2.1  Menschenbildannahmen

(Wissenschaftliche) Theorien entstehen niemals auf einer tabula rasa, sondern sind immer das Produkt von Voraussetzungen, die in den Prozess der Theoriebildung eingeflossen sind. Einen (Forschungs-)Gegenstand ohne vorheriges Verständnis von ihm zu beobachten, ist also unmöglich. Jeweils abhängig von der Beobachtungs- (bei konkreten Entitäten) bzw. Rekonstruktionsmethode (bei abstrakten Konstrukten) findet eine spezifische Konstituierung des betrachteten Gegenstandes statt, ebenso, wie aus einem bestimmten Gegenstandsverständnis dem entsprechende Beobachtungsmethoden folgen. Diese wissenschaftstheoretische Prämisse muss auch auf pädagogische Technologien übertragen werden: Die Wahrscheinlichkeit, dass (professionelles) Handeln zum erwünschten Ziel führt, ist demnach dann groß, wenn Handlungsgegenstand und Methode in ihren (ggf. nur impliziten) Wertbezügen übereinstimmen. Letztlich bedeutet dies, dass die Methode dem Gegenstand nachzuordnen ist, also Vorgehensweisen zur Beobachtung oder zur Gestaltung immer am Gegenstandsverständnis auszurichten sind. Eine solche Priorisierung zeichnet sog. quasiparadigmatische Forschungsprogramme (vgl.

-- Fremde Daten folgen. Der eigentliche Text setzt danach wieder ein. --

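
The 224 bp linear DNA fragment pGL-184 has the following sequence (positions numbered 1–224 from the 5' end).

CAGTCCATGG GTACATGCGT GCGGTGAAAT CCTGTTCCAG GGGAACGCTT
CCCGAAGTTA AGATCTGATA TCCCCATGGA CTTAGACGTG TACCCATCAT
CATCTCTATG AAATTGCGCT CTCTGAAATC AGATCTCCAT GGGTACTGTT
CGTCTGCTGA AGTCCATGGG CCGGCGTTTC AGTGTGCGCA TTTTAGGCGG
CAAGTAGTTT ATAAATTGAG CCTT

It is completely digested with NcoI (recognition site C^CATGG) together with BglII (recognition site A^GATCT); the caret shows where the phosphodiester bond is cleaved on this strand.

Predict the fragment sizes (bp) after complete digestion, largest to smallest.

60, 57, 56, 27, 13, 6, 5 bp

NcoI sites (CCATGG) start at positions 5, 74, 137, 164.
NcoI cuts after the first base of each site, so after positions 5, 74, 137, 164.
BglII sites (AGATCT) start at positions 61, 131.
BglII cuts after the first base of each site, so after positions 61, 131.
Combined cut positions: 5, 61, 74, 131, 137, 164.
Linear molecule, 6 cuts → 7 fragments:
  1–5 → 5 bp
  6–61 → 56 bp
  62–74 → 13 bp
  75–131 → 57 bp
  132–137 → 6 bp
  138–164 → 27 bp
  165–224 → 60 bp
Sorted largest to smallest: 60, 57, 56, 27, 13, 6, 5 bp.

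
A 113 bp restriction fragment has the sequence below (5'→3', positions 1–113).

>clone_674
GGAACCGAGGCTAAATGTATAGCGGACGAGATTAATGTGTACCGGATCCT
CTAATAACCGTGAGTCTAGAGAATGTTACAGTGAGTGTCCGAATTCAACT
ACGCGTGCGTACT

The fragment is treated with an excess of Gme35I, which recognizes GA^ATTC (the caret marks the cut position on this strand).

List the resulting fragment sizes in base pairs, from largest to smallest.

The Gme35I site (GAATTC) starts at position 91.
Gme35I cuts after base 2 of each site, so after position 92.
Linear molecule, 1 cut → 2 fragments:
  1–92 → 92 bp
  93–113 → 21 bp
Sorted largest to smallest: 92, 21 bp.

92, 21 bp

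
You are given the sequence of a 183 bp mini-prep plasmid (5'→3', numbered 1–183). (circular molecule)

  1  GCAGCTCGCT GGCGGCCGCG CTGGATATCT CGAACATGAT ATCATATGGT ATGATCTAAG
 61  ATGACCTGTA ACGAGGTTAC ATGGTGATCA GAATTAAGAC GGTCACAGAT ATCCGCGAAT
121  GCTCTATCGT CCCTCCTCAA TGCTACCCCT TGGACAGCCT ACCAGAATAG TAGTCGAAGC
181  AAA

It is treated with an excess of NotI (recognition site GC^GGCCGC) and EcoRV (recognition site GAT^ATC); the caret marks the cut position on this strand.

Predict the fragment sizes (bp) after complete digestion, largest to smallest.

86, 70, 14, 13 bp

The NotI site (GCGGCCGC) starts at position 12.
NotI cuts after base 2 of each site, so after position 13.
EcoRV sites (GATATC) start at positions 24, 38, 108.
EcoRV cuts after base 3 of each site, so after positions 26, 40, 110.
Combined cut positions: 13, 26, 40, 110.
Circular molecule, 4 cuts → 4 fragments:
  14–26 → 13 bp
  27–40 → 14 bp
  41–110 → 70 bp
  111–183 then 1–13 → 73 + 13 = 86 bp
Sorted largest to smallest: 86, 70, 14, 13 bp.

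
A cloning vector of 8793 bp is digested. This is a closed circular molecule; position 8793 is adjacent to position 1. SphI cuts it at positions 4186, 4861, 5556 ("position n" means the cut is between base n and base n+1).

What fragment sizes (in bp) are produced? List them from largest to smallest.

Circular molecule, 3 cuts → 3 fragments:
  4861 − 4186 = 675 bp
  5556 − 4861 = 695 bp
  wrap: 8793 − 5556 + 4186 = 7423 bp
Sorted largest to smallest: 7423, 695, 675 bp.

7423, 695, 675 bp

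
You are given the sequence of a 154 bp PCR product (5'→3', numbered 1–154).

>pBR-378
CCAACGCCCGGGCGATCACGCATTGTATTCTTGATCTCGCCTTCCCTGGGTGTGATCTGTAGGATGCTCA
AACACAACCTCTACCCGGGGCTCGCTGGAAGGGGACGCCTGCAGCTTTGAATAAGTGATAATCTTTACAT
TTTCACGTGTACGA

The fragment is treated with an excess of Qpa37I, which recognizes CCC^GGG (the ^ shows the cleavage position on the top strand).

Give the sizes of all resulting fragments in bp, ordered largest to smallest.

Qpa37I sites (CCCGGG) start at positions 7, 84.
Qpa37I cuts after base 3 of each site, so after positions 9, 86.
Linear molecule, 2 cuts → 3 fragments:
  1–9 → 9 bp
  10–86 → 77 bp
  87–154 → 68 bp
Sorted largest to smallest: 77, 68, 9 bp.

77, 68, 9 bp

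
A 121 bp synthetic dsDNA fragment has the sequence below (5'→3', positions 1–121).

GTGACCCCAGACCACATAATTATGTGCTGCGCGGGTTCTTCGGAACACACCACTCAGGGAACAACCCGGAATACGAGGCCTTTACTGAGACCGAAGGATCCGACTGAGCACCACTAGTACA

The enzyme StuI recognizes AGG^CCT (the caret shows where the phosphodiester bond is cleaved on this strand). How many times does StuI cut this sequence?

AGGCCT occurs starting at position 76.
StuI cuts at 1 site.

1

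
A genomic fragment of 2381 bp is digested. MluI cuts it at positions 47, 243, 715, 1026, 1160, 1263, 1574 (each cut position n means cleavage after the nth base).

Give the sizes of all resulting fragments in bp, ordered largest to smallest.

Linear molecule, 7 cuts → 8 fragments:
  47 − 0 = 47 bp
  243 − 47 = 196 bp
  715 − 243 = 472 bp
  1026 − 715 = 311 bp
  1160 − 1026 = 134 bp
  1263 − 1160 = 103 bp
  1574 − 1263 = 311 bp
  2381 − 1574 = 807 bp
Sorted largest to smallest: 807, 472, 311, 311, 196, 134, 103, 47 bp.

807, 472, 311, 311, 196, 134, 103, 47 bp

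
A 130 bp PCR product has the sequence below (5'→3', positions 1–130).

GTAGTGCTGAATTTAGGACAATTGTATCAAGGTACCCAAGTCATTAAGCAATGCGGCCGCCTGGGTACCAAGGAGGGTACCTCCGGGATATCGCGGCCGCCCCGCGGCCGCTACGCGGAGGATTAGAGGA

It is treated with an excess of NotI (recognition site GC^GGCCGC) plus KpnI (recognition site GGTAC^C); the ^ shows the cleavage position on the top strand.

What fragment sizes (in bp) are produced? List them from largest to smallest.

35, 25, 19, 14, 14, 12, 11 bp

NotI sites (GCGGCCGC) start at positions 53, 93, 104.
NotI cuts after base 2 of each site, so after positions 54, 94, 105.
KpnI sites (GGTACC) start at positions 31, 64, 76.
KpnI cuts after base 5 of each site (before the last base), so after positions 35, 68, 80.
Combined cut positions: 35, 54, 68, 80, 94, 105.
Linear molecule, 6 cuts → 7 fragments:
  1–35 → 35 bp
  36–54 → 19 bp
  55–68 → 14 bp
  69–80 → 12 bp
  81–94 → 14 bp
  95–105 → 11 bp
  106–130 → 25 bp
Sorted largest to smallest: 35, 25, 19, 14, 14, 12, 11 bp.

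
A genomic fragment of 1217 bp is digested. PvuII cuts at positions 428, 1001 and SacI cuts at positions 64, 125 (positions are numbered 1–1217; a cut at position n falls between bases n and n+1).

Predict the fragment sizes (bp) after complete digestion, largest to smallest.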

HERRMANN 1976, 29 ff.) aus.

Gegenstand der Pädagogik ist der Mensch, daher sprechen wir von Menschenbildannahmen anstatt von Gegenstandsverständnissen. In dem unseren Überlegungen zugrunde liegenden Forschungsprogramm Subjektive Theorien (FST) wird der Mensch als handelndes Subjekt 'modelliert', d.h. als Persönlichkeit, die stets auf der Basis ihrer eigenen Intentionen, Überlegungen, Planungen, Sinngebungen etc. Handlungen ausführt. Der Mensch wird als aktiver Konstrukteur seiner eigenen Kognitionen konzipiert, womit ihm die Potenziale zugeschrieben werden, sich mit allen seinen Erlebnissen und Erfahrungen rational und reflexiv auseinandersetzen sowie für sein Handeln Verantwortung übernehmen zu können. Seine Gedanken, Ideen, Erlebnisse, Gefühle etc. speichert er nicht wahllos, sondern in Strukturen, die einer persönlichen (ggf. nur impliziten) Logik bzw. Argumentation folgen. Da dem Menschen zudem potenzielle Kommunikationsfähigkeit unterstellt wird, können sie als sog. Subjektive Theorien rekonstruiert werden.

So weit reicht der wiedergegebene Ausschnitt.